The intimate nature of the violence committed against her contrasts with the explosive publicity of the crime to which she confesses. She says that she slaughtered her family and hung their bodies from a tree in plain sight. Her rage, so heavily internalized, at last explodes like dynamite, creating an unmistakable sign. She publicly confesses as well. Nevertheless, these confessions and signs turn out to be illusions, even falsehoods. Most of the arc takes place in the confined and intimate spaces of her memory, which has a confusing, repetitive quality. In order to lay these illusions bare, the Medicine Seller crafts his own illusion, a man in a Noh mask, in order to show the woman how her situation had robbed her of her self-worth and her humanity, causing her to seek her own destruction through execution.

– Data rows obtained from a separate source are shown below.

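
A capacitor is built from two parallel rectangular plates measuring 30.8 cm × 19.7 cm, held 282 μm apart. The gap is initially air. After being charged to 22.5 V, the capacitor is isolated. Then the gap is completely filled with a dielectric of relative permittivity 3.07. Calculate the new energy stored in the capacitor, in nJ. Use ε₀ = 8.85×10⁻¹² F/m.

A = 30.8 × 19.7 cm² = 6.07×10⁻² m².
Initially C₁ = ε₀A/d = 8.85×10⁻¹² × 6.07×10⁻² / 2.82×10⁻⁴ = 1.90×10⁻⁹ F.
U₁ = 4.82×10⁻⁷ J.
Isolated ⇒ Q is held fixed. C₂ = 3.07 C₁ and U = Q²/(2C), so U₂/U₁ = C₁/C₂ = 0.326.
U₂ = 0.326 × 4.82×10⁻⁷ = 1.57×10⁻⁷ J.

U ≈ 157 nJ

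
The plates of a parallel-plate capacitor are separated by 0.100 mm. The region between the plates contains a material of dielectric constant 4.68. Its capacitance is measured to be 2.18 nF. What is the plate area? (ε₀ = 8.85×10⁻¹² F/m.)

A = Cd/(κε₀) = 2.18×10⁻⁹ × 1.00×10⁻⁴ / (4.68 × 8.85×10⁻¹²) = 5.26×10⁻³ m².

52.6 cm²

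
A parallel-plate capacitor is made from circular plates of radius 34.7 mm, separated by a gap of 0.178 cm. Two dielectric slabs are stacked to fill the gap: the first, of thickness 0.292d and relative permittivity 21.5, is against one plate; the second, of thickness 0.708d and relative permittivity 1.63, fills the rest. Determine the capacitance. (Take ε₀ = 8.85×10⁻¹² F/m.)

A = π(34.7 mm)² = 3.78×10⁻³ m².
Stacked slabs ⇒ two capacitors in series, each with the full plate area.
C₁ = κ₁ε₀A/d₁ = 21.5 × 8.85×10⁻¹² × 3.78×10⁻³ / 5.20×10⁻⁴ = 1.38×10⁻⁹ F.
C₂ = κ₂ε₀A/d₂ = 1.63 × 8.85×10⁻¹² × 3.78×10⁻³ / 1.26×10⁻³ = 4.33×10⁻¹¹ F.
C = (1/C₁ + 1/C₂)⁻¹ = 4.20×10⁻¹¹ F.

C ≈ 42.0 pF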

Nearly every arc revolves around or involves a similar act of violence against women. These acts typically punish “improper” affections or desires or women’s attempts to enter masculine spaces. For instance, the final arc deals with the sensational murder of a woman journalist who wanted to expose corruption and collusion between the local mayor and the capitalists who wanted to build a subway in the city. In the end, not only is the murderer haunted, by various witnesses all comprehend a much more complete picture of the crime, facilitated by both the mononoke and the Medicine Seller.
Violence against women is often concealed by shame and taboo, both in the show and in the real world. The function of the Medicine Seller is to go beyond these boundaries and reveal the truth of the matter. Although we know little about the Medicine Seller and he appears as an impartial judge or actor, he in fact always taking sides in one way or another. After all, the revelation of truth never affects two people the same way. And many would rather live with the affliction of a mononoke, an undying grudge, than ever allow the truth to come to light. The Medicine Seller’s interpretation, the mosaic composed of all the little truths, shatters those who are protected by customary silence and power.